Presenter Profile
Mehmet Koyutürk
Professor
Case Western Reserve University, Department of Computer and Data Sciences
Mehmet Koyutürk is the Andrew R. Jennings Professor of Computing Sciences at the Department of Computer and Data Sciences at Case Western Reserve University (CWRU). He also holds a secondary appointment at the Center for Proteomics and Bioinformatics at the School Medicine, and serves in the steering committee of CWRU's graduate programs in Systems Biology and Bioinformatics. Mehmet received his Ph.D. degree (2006) in Computer Science from Purdue University. Mehmet’s research focuses on data mining and computational biology, with particular emphasis on the analysis of biological networks, systems biology of complex diseases, and computational genomics.

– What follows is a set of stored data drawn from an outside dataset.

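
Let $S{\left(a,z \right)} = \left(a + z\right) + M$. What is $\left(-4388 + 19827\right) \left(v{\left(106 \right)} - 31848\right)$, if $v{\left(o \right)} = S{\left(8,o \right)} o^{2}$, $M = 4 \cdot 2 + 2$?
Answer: $21018901624$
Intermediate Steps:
$M = 10$ ($M = 8 + 2 = 10$)
$S{\left(a,z \right)} = 10 + a + z$ ($S{\left(a,z \right)} = \left(a + z\right) + 10 = 10 + a + z$)
$v{\left(o \right)} = o^{2} \left(18 + o\right)$ ($v{\left(o \right)} = \left(10 + 8 + o\right) o^{2} = \left(18 + o\right) o^{2} = o^{2} \left(18 + o\right)$)
$\left(-4388 + 19827\right) \left(v{\left(106 \right)} - 31848\right) = \left(-4388 + 19827\right) \left(106^{2} \left(18 + 106\right) - 31848\right) = 15439 \left(11236 \cdot 124 - 31848\right) = 15439 \left(1393264 - 31848\right) = 15439 \cdot 1361416 = 21018901624$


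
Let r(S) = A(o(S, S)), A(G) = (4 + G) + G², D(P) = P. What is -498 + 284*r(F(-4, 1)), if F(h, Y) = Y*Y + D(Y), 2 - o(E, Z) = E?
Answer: 638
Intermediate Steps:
o(E, Z) = 2 - E
F(h, Y) = Y + Y² (F(h, Y) = Y*Y + Y = Y² + Y = Y + Y²)
A(G) = 4 + G + G²
r(S) = 6 + (2 - S)² - S (r(S) = 4 + (2 - S) + (2 - S)² = 6 + (2 - S)² - S)
-498 + 284*r(F(-4, 1)) = -498 + 284*(6 + (-2 + 1*(1 + 1))² - (1 + 1)) = -498 + 284*(6 + (-2 + 1*2)² - 2) = -498 + 284*(6 + (-2 + 2)² - 1*2) = -498 + 284*(6 + 0² - 2) = -498 + 284*(6 + 0 - 2) = -498 + 284*4 = -498 + 1136 = 638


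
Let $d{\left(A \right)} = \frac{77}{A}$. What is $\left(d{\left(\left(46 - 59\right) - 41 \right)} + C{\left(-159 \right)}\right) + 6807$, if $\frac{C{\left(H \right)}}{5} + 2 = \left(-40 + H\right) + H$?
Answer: $\frac{270301}{54} \approx 5005.6$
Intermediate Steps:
$C{\left(H \right)} = -210 + 10 H$ ($C{\left(H \right)} = -10 + 5 \left(\left(-40 + H\right) + H\right) = -10 + 5 \left(-40 + 2 H\right) = -10 + \left(-200 + 10 H\right) = -210 + 10 H$)
$\left(d{\left(\left(46 - 59\right) - 41 \right)} + C{\left(-159 \right)}\right) + 6807 = \left(\frac{77}{\left(46 - 59\right) - 41} + \left(-210 + 10 \left(-159\right)\right)\right) + 6807 = \left(\frac{77}{-13 - 41} - 1800\right) + 6807 = \left(\frac{77}{-54} - 1800\right) + 6807 = \left(77 \left(- \frac{1}{54}\right) - 1800\right) + 6807 = \left(- \frac{77}{54} - 1800\right) + 6807 = - \frac{97277}{54} + 6807 = \frac{270301}{54}$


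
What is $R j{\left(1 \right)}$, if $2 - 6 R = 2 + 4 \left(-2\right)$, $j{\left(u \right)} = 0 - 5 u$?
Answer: $- \frac{20}{3} \approx -6.6667$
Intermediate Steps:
$j{\left(u \right)} = - 5 u$
$R = \frac{4}{3}$ ($R = \frac{1}{3} - \frac{2 + 4 \left(-2\right)}{6} = \frac{1}{3} - \frac{2 - 8}{6} = \frac{1}{3} - -1 = \frac{1}{3} + 1 = \frac{4}{3} \approx 1.3333$)
$R j{\left(1 \right)} = \frac{4 \left(\left(-5\right) 1\right)}{3} = \frac{4}{3} \left(-5\right) = - \frac{20}{3}$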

To date, he has published more than 100 papers on these topics. His research is funded by multiple R01 research grants from US National In- stitutes of Health, as well as several grants from US National Science Foundation, including a CAREER award. Mehmet currently serves an associate editor for IEEE/ACM Transactions on Computational Biology and Bioinformatics (TCBB).
TALK TITLE
Enhancing network biology algorithms to rigorously illuminate understudied proteins
KEYWORDS
Network biology, machine learning, understudied proteins
ABSTRACT
According to the Understudied Protein Initiative, “95% of all life science publications focus on a group of 5,000 particularly well-studied human proteins". Despite the explosion in the development and application of machine learning algorithms to drive knowledge discovery in systems biology, network biology algorithms offer very little insight into understudied proteins. In this talk, we argue that computational algorithms are not able to shed light into understudied proteins because they are not explicitly designed or evaluated for that purpose. In contrast, we demonstrate that predictive models in systems biology are validated using benchmarks that are biased toward well-studied proteins. As a result, algorithmic bias toward well-studied proteins is reinforced by the evaluation process, thus most predictive models that are available are fine-tuned to discover what is already known. Motivated by these observations, we develop algorithms to mitigate bias and enhance the reach of predictive models to understudied proteins and support these algorithms with evaluation strategies that take fairness into account. Our results on kinase activity inference, kinase-substrate association prediction, and protein-protein interaction prediction show that bias-aware network algorithms can be more robust to missing information and reliably discover knowledge on understudied proteins.